If the aim of art is to turn heads, involve the spectator, entertain, provoke and challenge perceptions, then Dominique Gonzalez-Foerster is going the right way.
Remember her bunk beds at the Tate, offering shelter amid the threat of nuclear disaster and with a Louise Bourgeois spider looming over all? (The installation was part of the Unilever Series in the Turbine Hall in 2009.)
Or her Bob Dylan images, recalling his “Subterranean Homesick Blues” era, carrying cryptic banners such as the single word “Because”?
The Centre Pompidou looks both back and forward with the French artist, presenting some 30 connected works in spaces both inside and outside of the museum.
Along the way there are many specially-created areas full of sounds and visions, covering the years 1887 to 2058.
The visons are variously biographical or dystopian.
Born in Strasbourg in 1965, Gonzalez-Foerster presents rooms, personal and more public, with fragmented pieces of film, books and music along the way that touch on fashion and history.
The display builds on her solo shows at the Musée d’art moderne de la Ville de Paris in 2007, and the Palacio de Cristal of Madrid in 2014.
A helpful timeline references some of the key events she follows, starting with the 1887 construction of the Splendide Hotel Constructed of iron and glass, the Spanish capital’s own Crystal Palace was built by Ricardo Velázquez Bosco, just as Arthur Rimbaud found himself in Aden. Visitors can sit in rocking chairs and read books provided about the history and spot the connections.

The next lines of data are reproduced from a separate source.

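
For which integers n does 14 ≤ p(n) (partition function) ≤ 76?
Tabulating p(n) via p(n) = p(n−1) + p(n−2) − p(n−5) − p(n−7) + …: p(6)=11; p(7)=15; p(8)=22; p(9)=30; p(10)=42; p(11)=56; p(12)=77. So valid n = 7, 8, 9, 10, 11.

Answer: 7, 8, 9, 10, 11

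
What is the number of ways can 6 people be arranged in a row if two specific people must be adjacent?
240

Working:
Treat pair as unit: (6-1)! arrangements × 2 internal orders = 240.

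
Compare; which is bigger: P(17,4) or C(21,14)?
C(21,14)

Explanation: P(17,4)=57,120, C(21,14)=116,280.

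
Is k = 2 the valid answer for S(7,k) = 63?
Yes
S(7,2) = 2·S(6,2) + S(6,1) = 2·31 + 1 = 63, which equals 63.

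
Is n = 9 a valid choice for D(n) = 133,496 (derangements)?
D(9) = (9-1)·[D(8) + D(7)] = 8·[14,833 + 1,854] = 133,496, which equals 133,496.
Final answer: Yes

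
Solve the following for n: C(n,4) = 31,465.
C(n,4) = n(n−1)(n−2)(n−3)/4! is increasing in n, and n(n−1)(n−2)(n−3) = 4!·31,465 = 755,160 ≈ (n−1.5)^4 gives n ≈ 31.0. Check: C(29,4) = 23,751, C(30,4) = 27,405, C(31,4) = 31,465 ✓. So n = 31.

Answer: 31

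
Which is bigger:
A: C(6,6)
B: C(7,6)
B

A=C(6,6)=1, B=C(7,6)=7.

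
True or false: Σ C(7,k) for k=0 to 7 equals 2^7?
True

Explanation: Binomial theorem: Σ C(7,k) = (1+1)^7 = 2^7 = 128; RHS 2^7 = 128.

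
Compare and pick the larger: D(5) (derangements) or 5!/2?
5!/2

Reasoning: D(5) = (5-1)·[D(4) + D(3)] = 4·[9 + 2] = 44; 5!/2 = 120/2 = 60.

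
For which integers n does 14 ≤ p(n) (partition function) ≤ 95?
7, 8, 9, 10, 11, 12

Explanation: Tabulating p(n) via p(n) = p(n−1) + p(n−2) − p(n−5) − p(n−7) + …: p(6)=11; p(7)=15; p(8)=22; p(9)=30; p(10)=42; p(11)=56; p(12)=77; p(13)=101. So valid n = 7, 8, 9, 10, 11, 12.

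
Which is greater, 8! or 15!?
15!

Solution: 8!=40,320, 15!=1,307,674,368,000. 15! > 8!.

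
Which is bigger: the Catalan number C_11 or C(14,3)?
C_11 = C(22,11)/(11+1) = 705,432/12 = 58,786; C(14,3) = 364.

Answer: C_11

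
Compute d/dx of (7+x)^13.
13(7+x)^12
Using the power rule: d/dx (7+x)^13 = 13(7+x)^{12}.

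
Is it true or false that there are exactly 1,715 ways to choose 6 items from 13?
C(13,6) = 1,716 ≠ 1715.

Answer: False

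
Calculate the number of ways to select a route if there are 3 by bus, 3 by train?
6

By the addition principle: 3 + 3 = 6.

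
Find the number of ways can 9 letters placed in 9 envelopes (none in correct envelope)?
133,496

Explanation: Using D(n) = (n-1)[D(n-1) + D(n-2)]:
D(9) = (9-1) × [D(8) + D(7)]
      = 8 × [14833 + 1854]
      = 8 × 16687
      = 133,496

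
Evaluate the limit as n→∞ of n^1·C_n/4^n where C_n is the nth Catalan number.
0

Explanation: C_n ~ 4^n/(n^(3/2)√π), so n^1·C_n/4^n ~ n^(1 − 3/2)/√π → 0.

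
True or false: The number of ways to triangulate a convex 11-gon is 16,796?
False

Reasoning: Triangulations of a convex 11-gon are counted by the Catalan number C_9: C_9 = C(18,9)/(9+1) = 48,620/10 = 4,862.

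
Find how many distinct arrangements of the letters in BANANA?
Word has 6 letters (B=1, A=3, N=2). Arrangements: 6!/Π(k!) = 60.
Final answer: 60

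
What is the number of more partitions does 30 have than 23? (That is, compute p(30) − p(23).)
4,349

Reasoning: Pentagonal recurrence p(n) = p(n−1) + p(n−2) − p(n−5) − p(n−7) + …: p(30) = p(29) + p(28) − p(25) − p(23) + p(18) + p(15) − p(8) − p(4) = 4,565 + 3,718 − 1,958 − 1,255 + 385 + 176 − 22 − 5 = 5,604.
p(23) = p(22) + p(21) − p(18) − p(16) + p(11) + p(8) − p(1) = 1,002 + 792 − 385 − 231 + 56 + 22 − 1 = 1,255.
Difference = 5,604 − 1,255 = 4,349.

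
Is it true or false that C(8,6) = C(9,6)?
False

Working:
LHS = C(8,6) = 28; RHS = C(9,6) = 84. 28 ≠ 84, so the statement does not hold.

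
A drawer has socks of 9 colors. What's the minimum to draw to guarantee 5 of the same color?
37

Working:
Worst case: 4 of each = 36. One more: 37.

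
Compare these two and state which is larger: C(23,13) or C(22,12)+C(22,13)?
Equal

Reasoning: By Pascal's identity: C(23,13) = C(22,12)+C(22,13) = 1,144,066. Equal.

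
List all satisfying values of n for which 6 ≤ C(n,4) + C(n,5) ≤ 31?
5, 6
C(4,4)+C(4,5)=1; C(5,4)+C(5,5)=6; C(6,4)+C(6,5)=21; C(7,4)+C(7,5)=56. So valid n = 5, 6.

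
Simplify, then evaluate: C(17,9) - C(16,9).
12,870

Solution: C(17,9) - C(16,9) = C(16,8) = 12,870.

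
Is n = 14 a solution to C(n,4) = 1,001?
Yes

C(14,4) = 14·13·12·11/4! = 24,024/24 = 1,001, which equals 1,001.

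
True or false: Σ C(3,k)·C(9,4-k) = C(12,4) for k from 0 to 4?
True

Explanation: Vandermonde's identity gives C(12,4) = 495; RHS C(12,4) = 495.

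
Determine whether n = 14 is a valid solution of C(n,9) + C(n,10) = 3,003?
C(14,9) + C(14,10) = 2,002 + 1,001 = 3,003, which equals 3,003.

Answer: Yes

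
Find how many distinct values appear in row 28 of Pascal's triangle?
15
Row 28 has entries C(28,0)..C(28,28); by symmetry C(28,k)=C(28,28-k), giving 15 distinct values.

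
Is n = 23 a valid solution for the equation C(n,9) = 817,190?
C(23,9) = 23·22·21·20·19·18·17·16·15/9! = 296,541,907,200/362,880 = 817,190, which equals 817,190.
Final answer: Yes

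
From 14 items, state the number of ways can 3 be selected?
364

Solution: C(14,3) = 14! / (3! × (14-3)!)
         = 14! / (3! × 11!)
         = 364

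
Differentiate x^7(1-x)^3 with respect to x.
7x^6(1-x)^3 - 3x^7(1-x)^2
Product rule: 7x^{6}(1-x)^{3} + x^7·(-3)(1-x)^{2}.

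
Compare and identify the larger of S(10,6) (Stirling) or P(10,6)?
P(10,6)

Solution: S(10,6) = 6·S(9,6) + S(9,5) = 6·2,646 + 6,951 = 22,827; P(10,6) = 151,200.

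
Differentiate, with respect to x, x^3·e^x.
(3x^2 + x^3)e^x

Working:
Product rule: d/dx[x^3]·e^x + x^3·d/dx[e^x] = 3x^{2}e^x + x^3e^x.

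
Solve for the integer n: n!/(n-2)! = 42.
7

Solution: n!/(n-2)! = n×(n-1), a product of 2 consecutive integers ≈ (n−0.5)^2. 42^(1/2) + 0.5 ≈ 7.0; check n = 7: 7×6 = 42 ✓. So n = 7.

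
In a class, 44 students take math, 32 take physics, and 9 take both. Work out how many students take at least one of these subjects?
67
|A∪B| = |A|+|B|-|A∩B| = 44+32-9 = 67.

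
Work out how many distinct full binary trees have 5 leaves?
14

Solution: Using the Catalan number formula: C_n = C(2n, n) / (n+1)
C_4 = C(8, 4) / (4+1)
     = 70 / 5
     = 14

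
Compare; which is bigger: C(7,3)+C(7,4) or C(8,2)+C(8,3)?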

Gonzalez-Foerster moves on to reference the inauguration of Brasilia - the artist lives in Rio de Janeiro and Paris. She also picks up on the Marcel Duchamp exhibition at the Centre Pompidou. She won Le Prix Marcel Duchamp for her career’s work in 2002.
The sensual M.2062 is an “opera in the making” developed at different sites since 2012. More work is based on footage of the artist’s own appearance as Lola Montez at Berlin’s Cabuwazi Circus.
“Dominique Gonzalez-Foerster 1887 - 2058“ runs through February 1, 2016, at the Pompidou Center (Centre Pompidou) in Paris.